I know that some people hereabouts (naming no names, but elsewhere from ITBB) aren't too keen on posts highlighting BBC activity on Twitter. But Twitter (however much we may dislike it) matters.
And BBC reporters are bound by impartiality guidelines even when they're tweeting.
And many of them not only put their BBC credentials into their 'Twitter handles and bios', they use their Twitter feed - just as the BBC encouraged them to do - as a key part of their official BBC reporting. (And they use it to plug their books too).
So it most certainly isn't incidental or trivial if a BBC reporter - especially a senior BBC reporter - betrays a strong political bias on Twitter.
Senior BBC high-ups in recent years (Helen Boaden, Mary Hockaday) have sent our emails to all BBC staff sternly warning them not to embarrass the BBC by sounding off on social media, but their stern injunctions still haven't hit home with many a prominent BBC journalist...
...which is why, among many other BBC reporters, it's good that Monkey Brains, Peter, me (if I say so myself) and others are keeping a close eye on the Twitter feeds of certain high-profile BBC journalists.
And so, I'm glad to say, is our old friend DB - still digging away, still confronting BBC journalists. (DB was largely responsible for forcing Helen & Mary to send out those finger-wagging emails to BBC staff about the need for them to keep their biased gobs shut).
And it's especially significant when the Twitter bias matches the reporting bias of the BBC reporter.
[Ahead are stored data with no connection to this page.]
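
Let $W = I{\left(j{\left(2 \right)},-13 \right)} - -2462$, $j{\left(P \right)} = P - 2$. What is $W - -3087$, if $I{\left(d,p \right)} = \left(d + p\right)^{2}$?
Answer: $5718$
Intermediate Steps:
$j{\left(P \right)} = -2 + P$
$W = 2631$ ($W = \left(\left(-2 + 2\right) - 13\right)^{2} - -2462 = \left(0 - 13\right)^{2} + 2462 = \left(-13\right)^{2} + 2462 = 169 + 2462 = 2631$)
$W - -3087 = 2631 - -3087 = 2631 + 3087 = 5718$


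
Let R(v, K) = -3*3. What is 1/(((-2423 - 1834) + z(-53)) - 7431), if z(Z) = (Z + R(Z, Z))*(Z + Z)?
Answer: -1/5116 ≈ -0.00019547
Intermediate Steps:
R(v, K) = -9
z(Z) = 2*Z*(-9 + Z) (z(Z) = (Z - 9)*(Z + Z) = (-9 + Z)*(2*Z) = 2*Z*(-9 + Z))
1/(((-2423 - 1834) + z(-53)) - 7431) = 1/(((-2423 - 1834) + 2*(-53)*(-9 - 53)) - 7431) = 1/((-4257 + 2*(-53)*(-62)) - 7431) = 1/((-4257 + 6572) - 7431) = 1/(2315 - 7431) = 1/(-5116) = -1/5116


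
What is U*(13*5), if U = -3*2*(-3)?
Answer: 1170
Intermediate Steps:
U = 18 (U = -6*(-3) = 18)
U*(13*5) = 18*(13*5) = 18*65 = 1170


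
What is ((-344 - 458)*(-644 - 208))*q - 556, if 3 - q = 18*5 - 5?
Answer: -56031484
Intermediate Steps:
q = -82 (q = 3 - (18*5 - 5) = 3 - (90 - 5) = 3 - 1*85 = 3 - 85 = -82)
((-344 - 458)*(-644 - 208))*q - 556 = ((-344 - 458)*(-644 - 208))*(-82) - 556 = -802*(-852)*(-82) - 556 = 683304*(-82) - 556 = -56030928 - 556 = -56031484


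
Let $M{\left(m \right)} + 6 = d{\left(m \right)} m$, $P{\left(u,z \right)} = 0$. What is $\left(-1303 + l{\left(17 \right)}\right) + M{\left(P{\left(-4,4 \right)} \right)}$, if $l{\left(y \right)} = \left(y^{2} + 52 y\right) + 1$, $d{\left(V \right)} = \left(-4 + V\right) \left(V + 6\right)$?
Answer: $-135$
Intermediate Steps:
$d{\left(V \right)} = \left(-4 + V\right) \left(6 + V\right)$
$l{\left(y \right)} = 1 + y^{2} + 52 y$
$M{\left(m \right)} = -6 + m \left(-24 + m^{2} + 2 m\right)$ ($M{\left(m \right)} = -6 + \left(-24 + m^{2} + 2 m\right) m = -6 + m \left(-24 + m^{2} + 2 m\right)$)
$\left(-1303 + l{\left(17 \right)}\right) + M{\left(P{\left(-4,4 \right)} \right)} = \left(-1303 + \left(1 + 17^{2} + 52 \cdot 17\right)\right) - \left(6 + 0 \left(-24 + 0^{2} + 2 \cdot 0\right)\right) = \left(-1303 + \left(1 + 289 + 884\right)\right) - \left(6 + 0 \left(-24 + 0 + 0\right)\right) = \left(-1303 + 1174\right) + \left(-6 + 0 \left(-24\right)\right) = -129 + \left(-6 + 0\right) = -129 - 6 = -135$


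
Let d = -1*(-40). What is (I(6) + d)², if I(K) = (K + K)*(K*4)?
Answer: 107584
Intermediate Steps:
d = 40
I(K) = 8*K² (I(K) = (2*K)*(4*K) = 8*K²)
(I(6) + d)² = (8*6² + 40)² = (8*36 + 40)² = (288 + 40)² = 328² = 107584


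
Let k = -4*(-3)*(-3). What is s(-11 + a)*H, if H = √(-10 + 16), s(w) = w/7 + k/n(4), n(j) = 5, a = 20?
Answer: -207*√6/35 ≈ -14.487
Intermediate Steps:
k = -36 (k = 12*(-3) = -36)
s(w) = -36/5 + w/7 (s(w) = w/7 - 36/5 = -36/5 + w/7)
H = √6 ≈ 2.4495
s(-11 + a)*H = (-36/5 + (-11 + 20)/7)*√6 = (-36/5 + (⅐)*9)*√6 = (-36/5 + 9/7)*√6 = -207*√6/35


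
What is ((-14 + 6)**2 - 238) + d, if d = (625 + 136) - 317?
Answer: 270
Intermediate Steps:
d = 444 (d = 761 - 317 = 444)
((-14 + 6)**2 - 238) + d = ((-14 + 6)**2 - 238) + 444 = ((-8)**2 - 238) + 444 = (64 - 238) + 444 = -174 + 444 = 270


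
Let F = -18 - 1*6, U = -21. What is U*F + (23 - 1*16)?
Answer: 511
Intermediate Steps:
F = -24 (F = -18 - 6 = -24)
U*F + (23 - 1*16) = -21*(-24) + (23 - 1*16) = 504 + (23 - 16) = 504 + 7 = 511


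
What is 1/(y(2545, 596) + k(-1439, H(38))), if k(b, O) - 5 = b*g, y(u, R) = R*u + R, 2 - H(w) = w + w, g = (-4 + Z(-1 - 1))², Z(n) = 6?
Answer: 1/1511665 ≈ 6.6152e-7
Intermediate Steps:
g = 4 (g = (-4 + 6)² = 2² = 4)
H(w) = 2 - 2*w (H(w) = 2 - (w + w) = 2 - 2*w)
y(u, R) = R + R*u
k(b, O) = 5 + 4*b (k(b, O) = 5 + b*4 = 5 + 4*b)
1/(y(2545, 596) + k(-1439, H(38))) = 1/(596*(1 + 2545) + (5 + 4*(-1439))) = 1/(596*2546 + (5 - 5756)) = 1/(1517416 - 5751) = 1/1511665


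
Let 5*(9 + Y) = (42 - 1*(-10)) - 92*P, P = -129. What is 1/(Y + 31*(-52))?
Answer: 1/763 ≈ 0.0013106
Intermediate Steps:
Y = 2375 (Y = -9 + ((42 - 1*(-10)) - 92*(-129))/5 = -9 + ((42 + 10) + 11868)/5 = -9 + (52 + 11868)/5 = -9 + (⅕)*11920 = -9 + 2384 = 2375)
1/(Y + 31*(-52)) = 1/(2375 + 31*(-52)) = 1/(2375 - 1612) = 1/763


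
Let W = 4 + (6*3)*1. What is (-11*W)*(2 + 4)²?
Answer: -8712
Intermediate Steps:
W = 22 (W = 4 + 18*1 = 4 + 18 = 22)
(-11*W)*(2 + 4)² = (-11*22)*(2 + 4)² = -242*6² = -242*36 = -8712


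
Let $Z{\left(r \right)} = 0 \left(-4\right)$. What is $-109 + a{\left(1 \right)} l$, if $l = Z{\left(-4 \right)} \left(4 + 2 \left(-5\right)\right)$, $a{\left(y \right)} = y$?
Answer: $-109$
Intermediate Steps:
$Z{\left(r \right)} = 0$
$l = 0$ ($l = 0 \left(4 + 2 \left(-5\right)\right) = 0 \left(4 - 10\right) = 0 \left(-6\right) = 0$)
$-109 + a{\left(1 \right)} l = -109 + 1 \cdot 0 = -109 + 0 = -109$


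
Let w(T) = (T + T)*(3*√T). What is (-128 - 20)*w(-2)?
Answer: 1776*I*√2 ≈ 2511.6*I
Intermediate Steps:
w(T) = 6*T^(3/2) (w(T) = (2*T)*(3*√T) = 6*T^(3/2))
(-128 - 20)*w(-2) = (-128 - 20)*(6*(-2)^(3/2)) = -888*(-2*I*√2) = -(-1776)*I*√2 = 1776*I*√2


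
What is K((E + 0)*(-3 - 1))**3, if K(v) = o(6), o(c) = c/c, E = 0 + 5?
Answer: 1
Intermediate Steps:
E = 5
o(c) = 1
K(v) = 1
K((E + 0)*(-3 - 1))**3 = 1**3 = 1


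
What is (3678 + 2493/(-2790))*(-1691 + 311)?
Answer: -157306614/31 ≈ -5.0744e+6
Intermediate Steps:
(3678 + 2493/(-2790))*(-1691 + 311) = (3678 + 2493*(-1/2790))*(-1380) = (3678 - 277/310)*(-1380) = (1139903/310)*(-1380) = -157306614/31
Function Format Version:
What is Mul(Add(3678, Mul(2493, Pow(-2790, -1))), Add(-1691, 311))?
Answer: Rational(-157306614, 31) ≈ -5.0744e+6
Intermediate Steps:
Mul(Add(3678, Mul(2493, Pow(-2790, -1))), Add(-1691, 311)) = Mul(Add(3678, Mul(2493, Rational(-1, 2790))), -1380) = Mul(Add(3678, Rational(-277, 310)), -1380) = Mul(Rational(1139903, 310), -1380) = Rational(-157306614, 31)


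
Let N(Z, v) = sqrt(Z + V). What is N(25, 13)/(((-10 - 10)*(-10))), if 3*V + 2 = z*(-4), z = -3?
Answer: sqrt(255)/600 ≈ 0.026615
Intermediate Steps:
V = 10/3 (V = -2/3 + (-3*(-4))/3 = -2/3 + (1/3)*12 = -2/3 + 4 = 10/3 ≈ 3.3333)
N(Z, v) = sqrt(10/3 + Z) (N(Z, v) = sqrt(Z + 10/3) = sqrt(10/3 + Z))
N(25, 13)/(((-10 - 10)*(-10))) = (sqrt(30 + 9*25)/3)/(((-10 - 10)*(-10))) = (sqrt(30 + 225)/3)/((-20*(-10))) = (sqrt(255)/3)/200 = (sqrt(255)/3)*(1/200) = sqrt(255)/600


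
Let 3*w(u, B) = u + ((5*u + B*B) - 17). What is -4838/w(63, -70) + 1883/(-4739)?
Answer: -11241187/3561697 ≈ -3.1561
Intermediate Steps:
w(u, B) = -17/3 + 2*u + B²/3 (w(u, B) = (u + ((5*u + B*B) - 17))/3 = (u + ((5*u + B²) - 17))/3 = (u + ((B² + 5*u) - 17))/3 = (u + (-17 + B² + 5*u))/3 = (-17 + B² + 6*u)/3 = -17/3 + 2*u + B²/3)
-4838/w(63, -70) + 1883/(-4739) = -4838/(-17/3 + 2*63 + (⅓)*(-70)²) + 1883/(-4739) = -4838/(-17/3 + 126 + (⅓)*4900) + 1883*(-1/4739) = -4838/(-17/3 + 126 + 4900/3) - 269/677 = -4838/5261/3 - 269/677 = -4838*3/5261 - 269/677 = -14514/5261 - 269/677 = -11241187/3561697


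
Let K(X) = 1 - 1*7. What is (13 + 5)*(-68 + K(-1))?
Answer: -1332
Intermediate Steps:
K(X) = -6 (K(X) = 1 - 7 = -6)
(13 + 5)*(-68 + K(-1)) = (13 + 5)*(-68 - 6) = 18*(-74) = -1332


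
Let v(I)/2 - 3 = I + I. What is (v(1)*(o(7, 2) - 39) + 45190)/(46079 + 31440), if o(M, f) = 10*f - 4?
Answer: 44960/77519 ≈ 0.57999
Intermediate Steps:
v(I) = 6 + 4*I (v(I) = 6 + 2*(I + I) = 6 + 2*(2*I) = 6 + 4*I)
o(M, f) = -4 + 10*f
(v(1)*(o(7, 2) - 39) + 45190)/(46079 + 31440) = ((6 + 4*1)*((-4 + 10*2) - 39) + 45190)/(46079 + 31440) = ((6 + 4)*((-4 + 20) - 39) + 45190)/77519 = (10*(16 - 39) + 45190)*(1/77519) = (10*(-23) + 45190)*(1/77519) = (-230 + 45190)*(1/77519) = 44960*(1/77519) = 44960/77519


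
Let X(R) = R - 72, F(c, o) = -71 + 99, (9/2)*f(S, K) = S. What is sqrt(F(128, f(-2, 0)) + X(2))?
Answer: I*sqrt(42) ≈ 6.4807*I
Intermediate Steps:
f(S, K) = 2*S/9
F(c, o) = 28
X(R) = -72 + R
sqrt(F(128, f(-2, 0)) + X(2)) = sqrt(28 + (-72 + 2)) = sqrt(28 - 70) = sqrt(-42) = I*sqrt(42)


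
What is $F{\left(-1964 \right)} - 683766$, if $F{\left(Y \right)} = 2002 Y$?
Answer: $-4615694$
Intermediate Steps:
$F{\left(-1964 \right)} - 683766 = 2002 \left(-1964\right) - 683766 = -3931928 - 683766 = -4615694$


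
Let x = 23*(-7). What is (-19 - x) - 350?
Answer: -208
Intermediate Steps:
x = -161
(-19 - x) - 350 = (-19 - 1*(-161)) - 350 = (-19 + 161) - 350 = 142 - 350 = -208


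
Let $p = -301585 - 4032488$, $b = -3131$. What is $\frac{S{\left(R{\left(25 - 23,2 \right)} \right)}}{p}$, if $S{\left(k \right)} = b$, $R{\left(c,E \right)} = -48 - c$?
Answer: $\frac{3131}{4334073} \approx 0.00072241$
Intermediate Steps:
$S{\left(k \right)} = -3131$
$p = -4334073$ ($p = -301585 - 4032488 = -4334073$)
$\frac{S{\left(R{\left(25 - 23,2 \right)} \right)}}{p} = - \frac{3131}{-4334073} = \left(-3131\right) \left(- \frac{1}{4334073}\right) = \frac{3131}{4334073}$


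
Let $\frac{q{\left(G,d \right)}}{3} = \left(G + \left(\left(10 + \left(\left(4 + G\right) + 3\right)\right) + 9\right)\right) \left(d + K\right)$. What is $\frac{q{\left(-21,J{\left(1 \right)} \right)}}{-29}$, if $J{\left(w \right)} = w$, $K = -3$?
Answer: $- \frac{96}{29} \approx -3.3103$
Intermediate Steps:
$q{\left(G,d \right)} = 3 \left(-3 + d\right) \left(26 + 2 G\right)$ ($q{\left(G,d \right)} = 3 \left(G + \left(\left(10 + \left(\left(4 + G\right) + 3\right)\right) + 9\right)\right) \left(d - 3\right) = 3 \left(G + \left(\left(10 + \left(7 + G\right)\right) + 9\right)\right) \left(-3 + d\right) = 3 \left(G + \left(\left(17 + G\right) + 9\right)\right) \left(-3 + d\right) = 3 \left(G + \left(26 + G\right)\right) \left(-3 + d\right) = 3 \left(26 + 2 G\right) \left(-3 + d\right) = 3 \left(-3 + d\right) \left(26 + 2 G\right)$)
$\frac{q{\left(-21,J{\left(1 \right)} \right)}}{-29} = \frac{-234 - -378 + 78 \cdot 1 + 6 \left(-21\right) 1}{-29} = \left(-234 + 378 + 78 - 126\right) \left(- \frac{1}{29}\right) = 96 \left(- \frac{1}{29}\right) = - \frac{96}{29}$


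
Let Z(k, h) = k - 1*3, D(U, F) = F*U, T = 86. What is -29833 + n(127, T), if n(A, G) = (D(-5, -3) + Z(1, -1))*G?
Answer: -28715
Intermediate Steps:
Z(k, h) = -3 + k (Z(k, h) = k - 3 = -3 + k)
n(A, G) = 13*G (n(A, G) = (-3*(-5) + (-3 + 1))*G = (15 - 2)*G = 13*G)
-29833 + n(127, T) = -29833 + 13*86 = -29833 + 1118 = -28715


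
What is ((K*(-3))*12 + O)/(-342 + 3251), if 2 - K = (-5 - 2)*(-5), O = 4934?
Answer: 6122/2909 ≈ 2.1045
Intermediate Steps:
K = -33 (K = 2 - (-5 - 2)*(-5) = 2 - (-7)*(-5) = 2 - 1*35 = 2 - 35 = -33)
((K*(-3))*12 + O)/(-342 + 3251) = (-33*(-3)*12 + 4934)/(-342 + 3251) = (99*12 + 4934)/2909 = (1188 + 4934)*(1/2909) = 6122*(1/2909) = 6122/2909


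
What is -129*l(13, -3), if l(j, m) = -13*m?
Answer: -5031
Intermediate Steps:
-129*l(13, -3) = -(-1677)*(-3) = -129*39 = -5031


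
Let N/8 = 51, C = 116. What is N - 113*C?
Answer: -12700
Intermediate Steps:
N = 408 (N = 8*51 = 408)
N - 113*C = 408 - 113*116 = 408 - 13108 = -12700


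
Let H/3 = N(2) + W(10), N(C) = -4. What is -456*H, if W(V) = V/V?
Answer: 4104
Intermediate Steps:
W(V) = 1
H = -9 (H = 3*(-4 + 1) = 3*(-3) = -9)
-456*H = -456*(-9) = 4104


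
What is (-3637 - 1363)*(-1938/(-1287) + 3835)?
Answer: -8229305000/429 ≈ -1.9183e+7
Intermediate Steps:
(-3637 - 1363)*(-1938/(-1287) + 3835) = -5000*(-1938*(-1/1287) + 3835) = -5000*(646/429 + 3835) = -5000*1645861/429 = -8229305000/429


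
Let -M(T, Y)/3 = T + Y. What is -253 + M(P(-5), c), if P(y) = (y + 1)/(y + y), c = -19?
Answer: -986/5 ≈ -197.20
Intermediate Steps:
P(y) = (1 + y)/(2*y) (P(y) = (1 + y)/((2*y)) = (1 + y)*(1/(2*y)) = (1 + y)/(2*y))
M(T, Y) = -3*T - 3*Y (M(T, Y) = -3*(T + Y) = -3*T - 3*Y)
-253 + M(P(-5), c) = -253 + (-3*(1 - 5)/(2*(-5)) - 3*(-19)) = -253 + (-3*(-1)*(-4)/(2*5) + 57) = -253 + (-3*⅖ + 57) = -253 + (-6/5 + 57) = -253 + 279/5 = -986/5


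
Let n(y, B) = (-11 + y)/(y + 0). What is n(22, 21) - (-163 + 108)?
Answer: 111/2 ≈ 55.500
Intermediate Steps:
n(y, B) = (-11 + y)/y
n(22, 21) - (-163 + 108) = (-11 + 22)/22 - (-163 + 108) = (1/22)*11 - 1*(-55) = 1/2 + 55 = 111/2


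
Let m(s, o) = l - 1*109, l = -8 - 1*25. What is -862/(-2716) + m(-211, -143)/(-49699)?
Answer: 21613105/67491242 ≈ 0.32024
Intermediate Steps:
l = -33 (l = -8 - 25 = -33)
m(s, o) = -142 (m(s, o) = -33 - 1*109 = -33 - 109 = -142)
-862/(-2716) + m(-211, -143)/(-49699) = -862/(-2716) - 142/(-49699) = -862*(-1/2716) - 142*(-1/49699) = 431/1358 + 142/49699 = 21613105/67491242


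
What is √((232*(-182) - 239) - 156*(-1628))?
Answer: √211505 ≈ 459.90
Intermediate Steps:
√((232*(-182) - 239) - 156*(-1628)) = √((-42224 - 239) + 253968) = √(-42463 + 253968) = √211505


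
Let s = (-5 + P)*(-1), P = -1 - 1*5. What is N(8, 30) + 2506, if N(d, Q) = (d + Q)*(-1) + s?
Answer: 2479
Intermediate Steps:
P = -6 (P = -1 - 5 = -6)
s = 11 (s = (-5 - 6)*(-1) = -11*(-1) = 11)
N(d, Q) = 11 - Q - d (N(d, Q) = (d + Q)*(-1) + 11 = (Q + d)*(-1) + 11 = (-Q - d) + 11 = 11 - Q - d)
N(8, 30) + 2506 = (11 - 1*30 - 1*8) + 2506 = (11 - 30 - 8) + 2506 = -27 + 2506 = 2479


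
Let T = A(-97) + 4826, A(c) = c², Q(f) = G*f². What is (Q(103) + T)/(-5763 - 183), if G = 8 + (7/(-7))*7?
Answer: -12422/2973 ≈ -4.1783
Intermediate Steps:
G = 1 (G = 8 + (7*(-⅐))*7 = 8 - 1*7 = 8 - 7 = 1)
Q(f) = f² (Q(f) = 1*f² = f²)
T = 14235 (T = (-97)² + 4826 = 9409 + 4826 = 14235)
(Q(103) + T)/(-5763 - 183) = (103² + 14235)/(-5763 - 183) = (10609 + 14235)/(-5946) = 24844*(-1/5946) = -12422/2973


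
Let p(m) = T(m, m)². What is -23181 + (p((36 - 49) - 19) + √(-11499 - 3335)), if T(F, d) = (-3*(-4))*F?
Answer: 124275 + I*√14834 ≈ 1.2428e+5 + 121.79*I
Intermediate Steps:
T(F, d) = 12*F
p(m) = 144*m² (p(m) = (12*m)² = 144*m²)
-23181 + (p((36 - 49) - 19) + √(-11499 - 3335)) = -23181 + (144*((36 - 49) - 19)² + √(-11499 - 3335)) = -23181 + (144*(-13 - 19)² + √(-14834)) = -23181 + (144*(-32)² + I*√14834) = -23181 + (144*1024 + I*√14834) = -23181 + (147456 + I*√14834) = 124275 + I*√14834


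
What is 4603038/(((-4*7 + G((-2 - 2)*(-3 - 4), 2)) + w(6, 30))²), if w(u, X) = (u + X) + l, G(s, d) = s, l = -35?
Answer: 4603038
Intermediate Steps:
w(u, X) = -35 + X + u (w(u, X) = (u + X) - 35 = (X + u) - 35 = -35 + X + u)
4603038/(((-4*7 + G((-2 - 2)*(-3 - 4), 2)) + w(6, 30))²) = 4603038/(((-4*7 + (-2 - 2)*(-3 - 4)) + (-35 + 30 + 6))²) = 4603038/(((-28 - 4*(-7)) + 1)²) = 4603038/(((-28 + 28) + 1)²) = 4603038/((0 + 1)²) = 4603038/(1²) = 4603038/1 = 4603038*1 = 4603038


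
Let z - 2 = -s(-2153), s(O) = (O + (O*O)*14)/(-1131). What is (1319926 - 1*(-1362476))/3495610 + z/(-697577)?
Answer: 314909374050604/459649170318845 ≈ 0.68511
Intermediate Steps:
s(O) = -14*O²/1131 - O/1131 (s(O) = -(O + O²*14)/1131 = -(O + 14*O²)/1131 = -14*O²/1131 - O/1131)
z = 21631945/377 (z = 2 - (-1)*(-2153)*(1 + 14*(-2153))/1131 = 2 - (-1)*(-2153)*(1 - 30142)/1131 = 2 - (-1)*(-2153)*(-30141)/1131 = 2 - 1*(-21631191/377) = 2 + 21631191/377 = 21631945/377 ≈ 57379.)
(1319926 - 1*(-1362476))/3495610 + z/(-697577) = (1319926 - 1*(-1362476))/3495610 + (21631945/377)/(-697577) = (1319926 + 1362476)*(1/3495610) + (21631945/377)*(-1/697577) = 2682402*(1/3495610) - 21631945/262986529 = 1341201/1747805 - 21631945/262986529 = 314909374050604/459649170318845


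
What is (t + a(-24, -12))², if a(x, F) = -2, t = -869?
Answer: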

It shows that they haven't hung their opinions up (like coats) at the door, Hugh Sykes-style.
No one who reads Jeremy Bowen's Twitter feed, for example, will find the slightest mismatch between the direction of bias blogs like this claim about him there and the direction of bias we claim for his reports on BBC TV and radio. (At least he's consistent!).
Ditto John Simpson.
The one mirrors the other.
And the same goes for blog favourite Anthony Zurcher. His Twitter feed reads like a long string of sarcastic jibes/barbed criticism about/of Donald Trump. (I have to say he's pretty good at them, however biased they may be. And his largely on-side, partisan readership love them too.) His BBC reporting (online, on TV) is also no different - ironic, opinionated, one-sided. (So he's consistent as well).
So if you, dear reader, spot other egregious examples of BBC reporters bringing shame on Helen Boaden, Mary Hockaday and their successors please keep posting them.
Another of our old blogging friends, David Preiser (USA), was working on a book about BBC tweets the last I heard of him (though I spot him from time to time commenting, in disguise, at The Spectator). I hope he's well and happy. And if he's still working on that book all the better!